Making Government Data More “Hack”able
At Google, we think it’s pretty awesome that the government is holding a contest to mash government data. As a company with a lot of APIs, we love when people use them to make mashups, and as a company with a mission of making data universally accessible and useful, we love to see governments opening up their data. So we’ve arranged a couple of events in support of the contest. We held a 3-hour “MashupAustralia HackNight” on October 14th, we’re holding another one tonight, and we’re hosting the OpenAustralia HackFest from Nov 7-8. At our first hack night, we started off with talks on the contest, mashups and APIs, and putting data on maps. Then, since we conveniently had a representative from data.australia.gov.au at the event, we took the opportunity to search through their database and find useful datasets. We found a couple really good ones — the NSW Crime set and the Victoria Internet locations set — but we also found a lot of really hard to use sets. Since part of the goal of this contest is to figure out what characters define a useful dataset, and to encourage governments to adopt those, I thought I’d take this opportunity to give a few basic tips:
- Format: Generally not a good idea to share data in a binary format. It is more compact, but it is less accessible to developers. The best format is an API (REST or XML-RPC) or more simply, an RSS feed with all the entries. The next-best format is a well-structured CSV or spreadsheet, as many database systems can easily input those. If you are going to use a more obscure format, provide tips on how to use it. (This is something that the data.australia.gov.au site could also provide).
- Size: Some data sources provided zip files that were around 300 megabytes. Most developers aren’t going to download 300 megabytes if they don’t know what the data looks like, and what makes up that size. If you are going to provide a large file, I suggest also providing a preview file.

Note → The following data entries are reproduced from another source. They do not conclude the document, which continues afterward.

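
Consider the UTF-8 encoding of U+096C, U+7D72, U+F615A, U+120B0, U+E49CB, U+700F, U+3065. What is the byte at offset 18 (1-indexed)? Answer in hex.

1-indexed offset 18 is 0-indexed offset 17.
U+096C → 3-byte form E0 A5 AC at offsets 0–2.
U+7D72 → 3-byte form E7 B5 B2 at offsets 3–5.
U+F615A → 4-byte form F3 B6 85 9A at offsets 6–9.
U+120B0 → 4-byte form F0 92 82 B0 at offsets 10–13.
U+E49CB → 4-byte form F3 A4 A7 8B at offsets 14–17.
Offset 17 falls in char 5's range; it's byte 4 of F3 A4 A7 8B = 0x8B.

0x8B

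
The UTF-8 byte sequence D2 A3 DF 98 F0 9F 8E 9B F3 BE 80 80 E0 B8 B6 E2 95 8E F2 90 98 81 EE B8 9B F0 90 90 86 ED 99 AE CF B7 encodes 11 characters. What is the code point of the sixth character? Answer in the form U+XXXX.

U+254E

Offset 0: leading byte 0xD2 = 11010010 → 2-byte char #1 = D2 A3.
Offset 2: leading byte 0xDF = 11011111 → 2-byte char #2 = DF 98.
Offset 4: leading byte 0xF0 = 11110000 → 4-byte char #3 = F0 9F 8E 9B.
Offset 8: leading byte 0xF3 = 11110011 → 4-byte char #4 = F3 BE 80 80.
Offset 12: leading byte 0xE0 = 11100000 → 3-byte char #5 = E0 B8 B6.
Offset 15: leading byte 0xE2 = 11100010 → 3-byte char #6 = E2 95 8E.
Leading byte 0xE2 = 11100010 matches 1110xxxx → 3-byte sequence.
Byte 1: 0xE2 = 11100010, payload 0010 (4 bits).
Byte 2: 0x95 = 10010101 (10xxxxxx ✓), payload 010101.
Byte 3: 0x8E = 10001110 (10xxxxxx ✓), payload 001110.
Concatenate: 0010010101001110 = 0x254E (16 bits → U+254E).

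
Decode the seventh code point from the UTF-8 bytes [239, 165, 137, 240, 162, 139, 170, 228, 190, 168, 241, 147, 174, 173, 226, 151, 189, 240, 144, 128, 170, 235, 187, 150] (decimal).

U+BED6

Offset 0: leading byte 0xEF = 11101111 → 3-byte char #1 = EF A5 89.
Offset 3: leading byte 0xF0 = 11110000 → 4-byte char #2 = F0 A2 8B AA.
Offset 7: leading byte 0xE4 = 11100100 → 3-byte char #3 = E4 BE A8.
Offset 10: leading byte 0xF1 = 11110001 → 4-byte char #4 = F1 93 AE AD.
Offset 14: leading byte 0xE2 = 11100010 → 3-byte char #5 = E2 97 BD.
Offset 17: leading byte 0xF0 = 11110000 → 4-byte char #6 = F0 90 80 AA.
Offset 21: leading byte 0xEB = 11101011 → 3-byte char #7 = EB BB 96.
Leading byte 0xEB = 11101011 matches 1110xxxx → 3-byte sequence.
Byte 1: 0xEB = 11101011, payload 1011 (4 bits).
Byte 2: 0xBB = 10111011 (10xxxxxx ✓), payload 111011.
Byte 3: 0x96 = 10010110 (10xxxxxx ✓), payload 010110.
Concatenate: 1011111011010110 = 0xBED6 (16 bits → U+BED6).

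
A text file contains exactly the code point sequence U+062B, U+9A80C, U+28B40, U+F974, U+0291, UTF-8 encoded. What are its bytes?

D8 AB F2 9A A0 8C F0 A8 AD 80 EF A5 B4 CA 91

U+062B: 2-byte form → D8 AB.
U+9A80C: 4-byte form → F2 9A A0 8C.
U+28B40: 4-byte form → F0 A8 AD 80.
U+F974: 3-byte form → EF A5 B4.
U+0291: 2-byte form → CA 91.
Concatenated (15 bytes): D8 AB F2 9A A0 8C F0 A8 AD 80 EF A5 B4 CA 91.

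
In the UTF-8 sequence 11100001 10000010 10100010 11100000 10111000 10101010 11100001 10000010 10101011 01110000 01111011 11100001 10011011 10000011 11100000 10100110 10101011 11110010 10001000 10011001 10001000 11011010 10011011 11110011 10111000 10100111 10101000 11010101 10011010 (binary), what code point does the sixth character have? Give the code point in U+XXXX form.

Offset 0: leading byte 0xE1 = 11100001 → 3-byte char #1 = E1 82 A2.
Offset 3: leading byte 0xE0 = 11100000 → 3-byte char #2 = E0 B8 AA.
Offset 6: leading byte 0xE1 = 11100001 → 3-byte char #3 = E1 82 AB.
Offset 9: leading byte 0x70 = 01110000 → 1-byte char #4 = 70.
Offset 10: leading byte 0x7B = 01111011 → 1-byte char #5 = 7B.
Offset 11: leading byte 0xE1 = 11100001 → 3-byte char #6 = E1 9B 83.
Leading byte 0xE1 = 11100001 matches 1110xxxx → 3-byte sequence.
Byte 1: 0xE1 = 11100001, payload 0001 (4 bits).
Byte 2: 0x9B = 10011011 (10xxxxxx ✓), payload 011011.
Byte 3: 0x83 = 10000011 (10xxxxxx ✓), payload 000011.
Concatenate: 0001011011000011 = 0x16C3 (16 bits → U+16C3).

U+16C3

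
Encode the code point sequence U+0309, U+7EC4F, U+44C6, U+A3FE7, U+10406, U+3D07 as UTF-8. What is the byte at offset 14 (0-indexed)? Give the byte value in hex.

0x90

U+0309 → 2-byte form CC 89 at offsets 0–1.
U+7EC4F → 4-byte form F1 BE B1 8F at offsets 2–5.
U+44C6 → 3-byte form E4 93 86 at offsets 6–8.
U+A3FE7 → 4-byte form F2 A3 BF A7 at offsets 9–12.
U+10406 → 4-byte form F0 90 90 86 at offsets 13–16.
Offset 14 falls in char 5's range; it's byte 2 of F0 90 90 86 = 0x90.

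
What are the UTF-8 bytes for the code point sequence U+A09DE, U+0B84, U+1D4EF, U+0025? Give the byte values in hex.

F2 A0 A7 9E E0 AE 84 F0 9D 93 AF 25

U+A09DE: 4-byte form → F2 A0 A7 9E.
U+0B84: 3-byte form → E0 AE 84.
U+1D4EF: 4-byte form → F0 9D 93 AF.
U+0025: 1-byte form → 25.
Concatenated (12 bytes): F2 A0 A7 9E E0 AE 84 F0 9D 93 AF 25.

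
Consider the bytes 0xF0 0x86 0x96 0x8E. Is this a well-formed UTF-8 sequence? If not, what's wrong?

Leading byte 0xF0 = 11110000 → 4-byte form.
Continuation bytes all match 10xxxxxx. Payload decodes to 0x658E.
But 0x658E < 0x10000, the minimum for a 4-byte sequence — this is an overlong encoding.

invalid (overlong encoding)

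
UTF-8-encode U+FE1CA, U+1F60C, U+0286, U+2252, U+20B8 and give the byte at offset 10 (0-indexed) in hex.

0xE2

U+FE1CA → 4-byte form F3 BE 87 8A at offsets 0–3.
U+1F60C → 4-byte form F0 9F 98 8C at offsets 4–7.
U+0286 → 2-byte form CA 86 at offsets 8–9.
U+2252 → 3-byte form E2 89 92 at offsets 10–12.
Offset 10 falls in char 4's range; it's byte 1 of E2 89 92 = 0xE2.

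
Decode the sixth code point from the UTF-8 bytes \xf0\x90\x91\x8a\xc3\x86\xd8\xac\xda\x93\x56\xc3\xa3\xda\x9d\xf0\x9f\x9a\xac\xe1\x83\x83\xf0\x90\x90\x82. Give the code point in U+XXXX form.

Offset 0: leading byte 0xF0 = 11110000 → 4-byte char #1 = F0 90 91 8A.
Offset 4: leading byte 0xC3 = 11000011 → 2-byte char #2 = C3 86.
Offset 6: leading byte 0xD8 = 11011000 → 2-byte char #3 = D8 AC.
Offset 8: leading byte 0xDA = 11011010 → 2-byte char #4 = DA 93.
Offset 10: leading byte 0x56 = 01010110 → 1-byte char #5 = 56.
Offset 11: leading byte 0xC3 = 11000011 → 2-byte char #6 = C3 A3.
Leading byte 0xC3 = 11000011 matches 110xxxxx → 2-byte sequence.
Byte 1: 0xC3 = 11000011, payload 00011 (5 bits).
Byte 2: 0xA3 = 10100011 (10xxxxxx ✓), payload 100011.
Concatenate: 00011100011 = 0xE3 (11 bits → U+00E3).

U+00E3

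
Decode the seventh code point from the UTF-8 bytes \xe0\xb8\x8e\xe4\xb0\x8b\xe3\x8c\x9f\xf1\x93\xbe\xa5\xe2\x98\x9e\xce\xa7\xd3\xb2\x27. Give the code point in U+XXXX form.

Offset 0: leading byte 0xE0 = 11100000 → 3-byte char #1 = E0 B8 8E.
Offset 3: leading byte 0xE4 = 11100100 → 3-byte char #2 = E4 B0 8B.
Offset 6: leading byte 0xE3 = 11100011 → 3-byte char #3 = E3 8C 9F.
Offset 9: leading byte 0xF1 = 11110001 → 4-byte char #4 = F1 93 BE A5.
Offset 13: leading byte 0xE2 = 11100010 → 3-byte char #5 = E2 98 9E.
Offset 16: leading byte 0xCE = 11001110 → 2-byte char #6 = CE A7.
Offset 18: leading byte 0xD3 = 11010011 → 2-byte char #7 = D3 B2.
Leading byte 0xD3 = 11010011 matches 110xxxxx → 2-byte sequence.
Byte 1: 0xD3 = 11010011, payload 10011 (5 bits).
Byte 2: 0xB2 = 10110010 (10xxxxxx ✓), payload 110010.
Concatenate: 10011110010 = 0x4F2 (11 bits → U+04F2).

U+04F2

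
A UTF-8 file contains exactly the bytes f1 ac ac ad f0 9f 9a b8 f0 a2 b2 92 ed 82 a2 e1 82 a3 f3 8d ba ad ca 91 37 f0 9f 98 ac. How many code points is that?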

- Geo data: The vast majority of the data sources are related to geographic regions or points, but the vast majority also didn’t provide enough geographic data. If possible, you should provide the address and the latitude/longitude coordinate. If the data describes a region, provide an array of coordinates. A great example of this is the NSW fire feed – it provides an address, a point, and a polygon.
These are simple suggestions, but they can make a world of difference in terms of making data useful. We hope to see more government agencies opening up their data for developers and evaluating how they’re doing so. But we also hope to see developers using the current data as much as possible, and coming up with more ideas. Please join us at one of our future events!